Ein sanftes Nein akzeptieren lernen

Estermann ist davon überzeugt, dass vielen Problemkindern das sanfte Nein aus dem Elternhaus fehlt. «Es ist sehr wichtig, dem Kind den äusseren Halt zu bieten, damit es seinen inneren Halt, sein Selbstwertgefühl aufbauen und Empathie für andere entwickeln kann.» Eine andere, ebenfalls besorgniserregende Tendenz stellt Barabara Kurth fest. «Viele Kinder haben kaum mehr Zeit zum Spielen, weil sie in diverse Früherziehungsprogramme eingebunden sind.»

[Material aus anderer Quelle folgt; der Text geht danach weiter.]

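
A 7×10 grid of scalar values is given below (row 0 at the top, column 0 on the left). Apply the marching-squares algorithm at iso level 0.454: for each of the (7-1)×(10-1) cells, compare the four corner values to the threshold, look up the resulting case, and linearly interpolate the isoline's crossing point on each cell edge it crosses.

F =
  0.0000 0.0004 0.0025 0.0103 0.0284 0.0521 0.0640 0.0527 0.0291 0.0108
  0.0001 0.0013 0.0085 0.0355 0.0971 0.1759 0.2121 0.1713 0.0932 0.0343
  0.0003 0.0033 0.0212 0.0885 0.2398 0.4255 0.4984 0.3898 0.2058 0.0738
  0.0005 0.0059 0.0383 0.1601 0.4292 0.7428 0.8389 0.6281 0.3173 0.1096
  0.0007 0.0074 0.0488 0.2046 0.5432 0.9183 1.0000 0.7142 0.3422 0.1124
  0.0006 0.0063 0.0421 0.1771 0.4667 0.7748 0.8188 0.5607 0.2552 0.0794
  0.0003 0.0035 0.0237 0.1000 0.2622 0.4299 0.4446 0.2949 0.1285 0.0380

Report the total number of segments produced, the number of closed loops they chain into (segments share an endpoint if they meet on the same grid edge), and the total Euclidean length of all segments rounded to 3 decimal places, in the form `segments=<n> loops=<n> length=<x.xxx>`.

segments=16 loops=1 length=12.568

cell (1,5): code 0100 → (1.845,6.000)–(2.000,5.391)
cell (1,6): code 1000 → (2.000,6.409)–(1.845,6.000)
cell (2,4): code 0100 → (2.090,5.000)–(3.000,4.079)
cell (2,5): code 1110 → (2.000,5.391)–(2.090,5.000)
cell (2,6): code 1101 → (2.269,7.000)–(2.000,6.409)
cell (2,7): code 1000 → (3.000,7.560)–(2.269,7.000)
cell (3,3): code 0100 → (3.218,4.000)–(4.000,3.737)
cell (3,4): code 1110 → (3.000,4.079)–(3.218,4.000)
cell (3,7): code 1001 → (4.000,7.699)–(3.000,7.560)
cell (4,3): code 0110 → (4.000,3.737)–(5.000,3.956)
cell (4,7): code 1001 → (5.000,7.349)–(4.000,7.699)
cell (5,3): code 0010 → (5.000,3.956)–(5.062,4.000)
cell (5,4): code 0011 → (5.062,4.000)–(5.930,5.000)
cell (5,5): code 0011 → (5.930,5.000)–(5.975,6.000)
cell (5,6): code 0011 → (5.975,6.000)–(5.401,7.000)
cell (5,7): code 0001 → (5.401,7.000)–(5.000,7.349)
total: 16 segments, chained into 1 closed loop(s), length Σ = 12.568146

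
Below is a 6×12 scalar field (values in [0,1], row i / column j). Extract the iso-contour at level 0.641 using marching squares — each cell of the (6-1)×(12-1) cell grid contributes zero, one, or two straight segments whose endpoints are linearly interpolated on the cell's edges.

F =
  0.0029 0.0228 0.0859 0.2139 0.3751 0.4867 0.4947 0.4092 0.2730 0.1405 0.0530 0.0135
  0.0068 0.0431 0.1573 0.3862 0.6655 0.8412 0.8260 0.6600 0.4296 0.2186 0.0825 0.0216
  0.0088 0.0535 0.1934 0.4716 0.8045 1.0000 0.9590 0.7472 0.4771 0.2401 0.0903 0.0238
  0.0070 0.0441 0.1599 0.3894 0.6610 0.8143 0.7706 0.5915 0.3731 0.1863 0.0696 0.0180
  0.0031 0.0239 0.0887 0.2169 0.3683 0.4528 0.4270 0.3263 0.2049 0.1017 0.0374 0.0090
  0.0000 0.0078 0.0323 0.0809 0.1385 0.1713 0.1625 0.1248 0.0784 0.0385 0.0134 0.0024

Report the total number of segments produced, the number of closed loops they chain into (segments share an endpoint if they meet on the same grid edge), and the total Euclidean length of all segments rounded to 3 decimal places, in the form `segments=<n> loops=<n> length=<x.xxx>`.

cell (0,3): code 0100 → (0.916,4.000)–(1.000,3.912)
cell (0,4): code 1100 → (0.435,5.000)–(0.916,4.000)
cell (0,5): code 1100 → (0.442,6.000)–(0.435,5.000)
cell (0,6): code 1100 → (0.924,7.000)–(0.442,6.000)
cell (0,7): code 1000 → (1.000,7.082)–(0.924,7.000)
cell (1,3): code 0110 → (1.000,3.912)–(2.000,3.509)
cell (1,7): code 1001 → (2.000,7.393)–(1.000,7.082)
cell (2,3): code 0110 → (2.000,3.509)–(3.000,3.926)
cell (2,6): code 1011 → (3.000,6.724)–(2.682,7.000)
cell (2,7): code 0001 → (2.682,7.000)–(2.000,7.393)
cell (3,3): code 0010 → (3.000,3.926)–(3.068,4.000)
cell (3,4): code 0011 → (3.068,4.000)–(3.479,5.000)
cell (3,5): code 0011 → (3.479,5.000)–(3.377,6.000)
cell (3,6): code 0001 → (3.377,6.000)–(3.000,6.724)
total: 14 segments, chained into 1 closed loop(s), length Σ = 10.874039

segments=14 loops=1 length=10.874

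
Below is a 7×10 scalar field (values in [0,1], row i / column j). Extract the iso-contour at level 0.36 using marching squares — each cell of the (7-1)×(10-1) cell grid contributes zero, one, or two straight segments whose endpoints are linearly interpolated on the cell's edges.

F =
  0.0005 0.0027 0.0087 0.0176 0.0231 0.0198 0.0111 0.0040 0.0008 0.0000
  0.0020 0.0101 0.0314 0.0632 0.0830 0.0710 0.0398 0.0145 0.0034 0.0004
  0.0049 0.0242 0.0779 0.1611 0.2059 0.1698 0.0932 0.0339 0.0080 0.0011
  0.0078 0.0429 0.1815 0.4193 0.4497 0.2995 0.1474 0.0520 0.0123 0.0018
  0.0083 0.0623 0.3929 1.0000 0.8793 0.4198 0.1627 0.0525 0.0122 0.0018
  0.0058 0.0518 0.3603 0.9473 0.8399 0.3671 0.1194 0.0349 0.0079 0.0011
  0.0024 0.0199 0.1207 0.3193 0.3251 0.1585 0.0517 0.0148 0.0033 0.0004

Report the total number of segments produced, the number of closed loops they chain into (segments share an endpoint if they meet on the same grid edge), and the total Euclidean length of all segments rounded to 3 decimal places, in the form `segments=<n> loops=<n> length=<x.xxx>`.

segments=14 loops=1 length=10.342

cell (2,2): code 0100 → (2.770,3.000)–(3.000,2.751)
cell (2,3): code 1100 → (2.632,4.000)–(2.770,3.000)
cell (2,4): code 1000 → (3.000,4.597)–(2.632,4.000)
cell (3,1): code 0100 → (3.844,2.000)–(4.000,1.900)
cell (3,2): code 1110 → (3.000,2.751)–(3.844,2.000)
cell (3,4): code 1101 → (3.503,5.000)–(3.000,4.597)
cell (3,5): code 1000 → (4.000,5.233)–(3.503,5.000)
cell (4,1): code 0110 → (4.000,1.900)–(5.000,1.999)
cell (4,5): code 1001 → (5.000,5.029)–(4.000,5.233)
cell (5,1): code 0010 → (5.000,1.999)–(5.001,2.000)
cell (5,2): code 0011 → (5.001,2.000)–(5.935,3.000)
cell (5,3): code 0011 → (5.935,3.000)–(5.932,4.000)
cell (5,4): code 0011 → (5.932,4.000)–(5.034,5.000)
cell (5,5): code 0001 → (5.034,5.000)–(5.000,5.029)
total: 14 segments, chained into 1 closed loop(s), length Σ = 10.341578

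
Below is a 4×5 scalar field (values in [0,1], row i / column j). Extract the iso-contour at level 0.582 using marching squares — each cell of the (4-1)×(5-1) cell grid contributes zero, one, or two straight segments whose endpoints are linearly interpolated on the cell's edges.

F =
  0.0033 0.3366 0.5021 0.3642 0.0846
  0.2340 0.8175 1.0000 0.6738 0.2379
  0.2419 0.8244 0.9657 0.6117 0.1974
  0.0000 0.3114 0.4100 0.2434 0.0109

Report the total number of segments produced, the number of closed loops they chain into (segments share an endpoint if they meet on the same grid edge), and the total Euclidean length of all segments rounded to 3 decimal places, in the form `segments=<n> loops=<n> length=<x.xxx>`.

cell (0,0): code 0100 → (0.510,1.000)–(1.000,0.596)
cell (0,1): code 1100 → (0.160,2.000)–(0.510,1.000)
cell (0,2): code 1100 → (0.703,3.000)–(0.160,2.000)
cell (0,3): code 1000 → (1.000,3.211)–(0.703,3.000)
cell (1,0): code 0110 → (1.000,0.596)–(2.000,0.584)
cell (1,3): code 1001 → (2.000,3.072)–(1.000,3.211)
cell (2,0): code 0010 → (2.000,0.584)–(2.473,1.000)
cell (2,1): code 0011 → (2.473,1.000)–(2.690,2.000)
cell (2,2): code 0011 → (2.690,2.000)–(2.081,3.000)
cell (2,3): code 0001 → (2.081,3.000)–(2.000,3.072)
total: 10 segments, chained into 1 closed loop(s), length Σ = 8.137600

segments=10 loops=1 length=8.138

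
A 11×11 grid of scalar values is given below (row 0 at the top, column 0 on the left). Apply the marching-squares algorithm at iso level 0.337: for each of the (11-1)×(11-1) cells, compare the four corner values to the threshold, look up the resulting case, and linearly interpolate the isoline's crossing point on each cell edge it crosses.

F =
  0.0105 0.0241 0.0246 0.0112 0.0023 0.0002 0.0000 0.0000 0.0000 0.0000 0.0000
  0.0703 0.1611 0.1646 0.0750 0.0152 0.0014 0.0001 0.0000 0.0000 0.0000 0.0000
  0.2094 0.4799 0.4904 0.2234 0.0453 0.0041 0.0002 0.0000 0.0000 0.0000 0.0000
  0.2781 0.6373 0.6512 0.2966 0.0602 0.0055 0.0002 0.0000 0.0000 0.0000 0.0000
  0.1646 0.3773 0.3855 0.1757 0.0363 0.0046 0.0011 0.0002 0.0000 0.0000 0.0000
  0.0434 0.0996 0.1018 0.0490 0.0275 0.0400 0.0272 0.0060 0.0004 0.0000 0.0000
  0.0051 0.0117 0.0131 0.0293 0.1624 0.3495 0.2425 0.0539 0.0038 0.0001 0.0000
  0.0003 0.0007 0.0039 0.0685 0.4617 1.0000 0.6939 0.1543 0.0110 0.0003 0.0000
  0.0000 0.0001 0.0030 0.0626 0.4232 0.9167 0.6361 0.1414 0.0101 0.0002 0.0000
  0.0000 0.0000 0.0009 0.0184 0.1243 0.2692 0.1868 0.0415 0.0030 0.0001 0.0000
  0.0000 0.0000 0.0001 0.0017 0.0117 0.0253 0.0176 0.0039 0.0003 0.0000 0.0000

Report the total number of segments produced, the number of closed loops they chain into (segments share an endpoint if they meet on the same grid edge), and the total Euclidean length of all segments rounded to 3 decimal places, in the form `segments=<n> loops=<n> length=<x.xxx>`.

cell (1,0): code 0100 → (1.552,1.000)–(2.000,0.472)
cell (1,1): code 1100 → (1.529,2.000)–(1.552,1.000)
cell (1,2): code 1000 → (2.000,2.575)–(1.529,2.000)
cell (2,0): code 0110 → (2.000,0.472)–(3.000,0.164)
cell (2,2): code 1001 → (3.000,2.886)–(2.000,2.575)
cell (3,0): code 0110 → (3.000,0.164)–(4.000,0.811)
cell (3,2): code 1001 → (4.000,2.231)–(3.000,2.886)
cell (4,0): code 0010 → (4.000,0.811)–(4.145,1.000)
cell (4,1): code 0011 → (4.145,1.000)–(4.171,2.000)
cell (4,2): code 0001 → (4.171,2.000)–(4.000,2.231)
cell (5,4): code 0100 → (5.960,5.000)–(6.000,4.933)
cell (5,5): code 1000 → (6.000,5.117)–(5.960,5.000)
cell (6,3): code 0100 → (6.583,4.000)–(7.000,3.683)
cell (6,4): code 1110 → (6.000,4.933)–(6.583,4.000)
cell (6,5): code 1101 → (6.209,6.000)–(6.000,5.117)
cell (6,6): code 1000 → (7.000,6.661)–(6.209,6.000)
cell (7,3): code 0110 → (7.000,3.683)–(8.000,3.761)
cell (7,6): code 1001 → (8.000,6.605)–(7.000,6.661)
cell (8,3): code 0010 → (8.000,3.761)–(8.288,4.000)
cell (8,4): code 0011 → (8.288,4.000)–(8.895,5.000)
cell (8,5): code 0011 → (8.895,5.000)–(8.666,6.000)
cell (8,6): code 0001 → (8.666,6.000)–(8.000,6.605)
total: 22 segments, chained into 2 closed loop(s), length Σ = 17.680846

segments=22 loops=2 length=17.681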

Es gebe Sechsjährige mit bis zu fünf Terminen pro Woche. «Das freie Spielen ist aber keine verlorene Zeit. Ganz im Gegenteil. Beim Spielen lernen die Kinder fürs Leben.» Breche der aufgebaute Turm immer wieder ein, müsse das Kind lernen, mit Frustration umzugehen und sein Baukonzept überdenken. «Oft greifen die Eltern viel zu früh ein und zeigen dem Kind, wie es geht.» So fehle ihm das Erfolgserlebnis, das Problem aus eigener Kraft gelöst zu haben. «Wer viel spielt, kann besser um die Ecke denken.» Adrian Estermann ergänzt: «Kinder sollten auch beim Putzen, Kochen, Gärtnern mithelfen dürfen. Das ist ein sehr gutes Lernfeld für sie.»